The school colors are officially cardinal red and white; however, other colors have been featured prominently in athletic uniforms over the years, including maroon, gold, silver, and black.

During the late 1980s and through the 1990s, Milford excelled in a variety of sports. This trend started when the baseball team finished as state runners-up in 1989. In 1989/90 the men's basketball team had an undefeated regular season and finished 23-1. (That team also featured 5 starters with a GPA above 3.75.) The 1990s also produced several All-State Cross Country and Track athletes, along with Milford's first Class A state championship in Equestrian.

==Extracurricular activities==

The football team is in the West Division of the Kensington Lakes Activities Association. Milford lost in the elite 8 of the MSHAA Division 1 Football playoffs to Rockford High School 21–14 in 2006. Milford has consistently been a Track & Field and Cross Country powerhouse. Consistently producing the area's top distance runners. Recently the boys Milford High School Cross Country Team has also won five division 1 state championships (2003, 2004, 2011, 2012, 2013). Milford was named cross country team of the decade (2000–2009). In 2014 the Girls Volleyball Team won the district title after defeating District host Hartland in five sets. The team went on to the regional semifinals, losing to rival Lakeland in five sets.

The surrounding area's growth has allowed Milford (and sister school Lakeland) to expand the athletics programs further in recent years. After adding a large field house and pool complex, Milford now has a competitive swim and dive team. Milford offers Varsity Sports letters in a very wide range of sports including:

- Baseball,
- Football,
- Basketball,
- Softball,
- Track and Field,
- Cross Country,
- Wrestling,
- Volleyball (Women's),
- Golf,
- Soccer,
- Tennis,
- Ski,
- Lacrosse,
- Equestrian,
- Swim and Dive
- and returning for the 2014–15 season after a hiatus of one year Hockey.

The school's business-oriented club, DECA, is also very successful with many of its students reaching national competitions. Recently, Milford placed four students in the top 20 internationally at the International Competition in 2009. The H.O.T. (Heroes of Tomorrow) FIRST Robotics Competition team, with the extensive help of General Motors engineers, finished first at the 2005, 2009, and 2010 FIRST Championship. This team is a combination team between students from Milford and Lakeland High School, the other main high school within Huron Valley.

The Vocal Music Program at Milford High School began in the 1960s under the direction of James Cutty. He created the vocal ensemble now known as Center Stage. As the program grew in popularity, an all-female advanced group names Choraleers formed. The program expanded again in 2006 under Maryann Lambrecht with the regrowth of Concert Choir and the addition of Men's Ensemble.

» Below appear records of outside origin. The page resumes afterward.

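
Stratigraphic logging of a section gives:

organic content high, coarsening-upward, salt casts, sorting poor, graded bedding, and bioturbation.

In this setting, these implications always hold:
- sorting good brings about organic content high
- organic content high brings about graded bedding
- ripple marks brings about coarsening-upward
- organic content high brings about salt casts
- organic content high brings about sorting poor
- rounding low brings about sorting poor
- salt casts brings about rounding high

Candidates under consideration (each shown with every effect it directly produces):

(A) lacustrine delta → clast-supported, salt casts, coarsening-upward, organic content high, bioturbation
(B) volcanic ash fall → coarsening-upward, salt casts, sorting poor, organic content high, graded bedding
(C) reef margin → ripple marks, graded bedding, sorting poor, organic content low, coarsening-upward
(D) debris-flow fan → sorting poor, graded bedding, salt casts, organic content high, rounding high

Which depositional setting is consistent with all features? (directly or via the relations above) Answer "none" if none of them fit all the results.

A

For each candidate, compare predicted effects to what was observed:
(A) lacustrine delta — accounts for every observation (sorting poor through organic content high → sorting poor)
(B) volcanic ash fall — does not account for bioturbation
(C) reef margin — organic content high ✗; coarsening-upward ✓; salt casts ✗; sorting poor ✓; graded bedding ✓; bioturbation ✗
(D) debris-flow fan — does not account for coarsening-upward, bioturbation
Only (A) is consistent with every observation.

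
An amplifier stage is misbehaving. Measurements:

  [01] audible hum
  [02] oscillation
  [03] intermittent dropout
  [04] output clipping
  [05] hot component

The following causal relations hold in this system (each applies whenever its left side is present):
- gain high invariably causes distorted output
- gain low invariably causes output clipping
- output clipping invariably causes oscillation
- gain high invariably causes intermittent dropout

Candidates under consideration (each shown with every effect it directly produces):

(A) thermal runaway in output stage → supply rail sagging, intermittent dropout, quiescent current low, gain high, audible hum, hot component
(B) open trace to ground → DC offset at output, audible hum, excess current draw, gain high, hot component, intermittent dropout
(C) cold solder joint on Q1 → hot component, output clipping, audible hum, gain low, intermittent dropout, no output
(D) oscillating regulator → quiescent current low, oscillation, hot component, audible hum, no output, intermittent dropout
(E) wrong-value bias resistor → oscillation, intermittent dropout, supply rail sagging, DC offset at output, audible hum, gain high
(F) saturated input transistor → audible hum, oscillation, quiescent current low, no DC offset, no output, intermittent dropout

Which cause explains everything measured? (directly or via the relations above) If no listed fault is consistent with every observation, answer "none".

Per-candidate check:
(A) thermal runaway in output stage — audible hum +; oscillation -; intermittent dropout +; output clipping -; hot component +
(B) open trace to ground — does not account for oscillation, output clipping
(C) cold solder joint on Q1 — accounts for every observation (oscillation by output clipping → oscillation)
(D) oscillating regulator — does not account for output clipping
(E) wrong-value bias resistor — audible hum +; oscillation +; intermittent dropout +; output clipping -; hot component -
(F) saturated input transistor — does not account for output clipping, hot component
(C) alone accounts for all the evidence.

C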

The Vocal Music program produces many different shows every year, with the POPS performance in Spring, and an end-of-the-year performance of each Choir in May/June.

Milford High School's theatre company puts on three shows every year starting with a Musical in the Fall, a Drama in the Winter, and a student-led production in the Spring. The current director is Megan Weeks.

Kevin McKenna serves as Milford High School's Principal as of Fall 2025.

==Notable alumni==
- Valerie Gerrard Browne (born 1940), archivist and caretaker of the works of Archibald Motley.
- Bryan Clutterbuck (1959-2016), former MLB pitcher for the Milwaukee Brewers.
- Danny Davis (born 1988), Olympic snowboarder.
- Andrew Dawson (born 1995, class of 2013), American social media personality better known as TooTurntTony
- Mary Jackson (1910-2005, class of 1927), actress.
- Richard Pursel (born 1964, class of 1982), animator
- Chad Readler (born 1972, class of 1990), federal judge
- Karly Shorr (born 1994), Olympic snowboarder who competed in the 2014 Winter Olympics.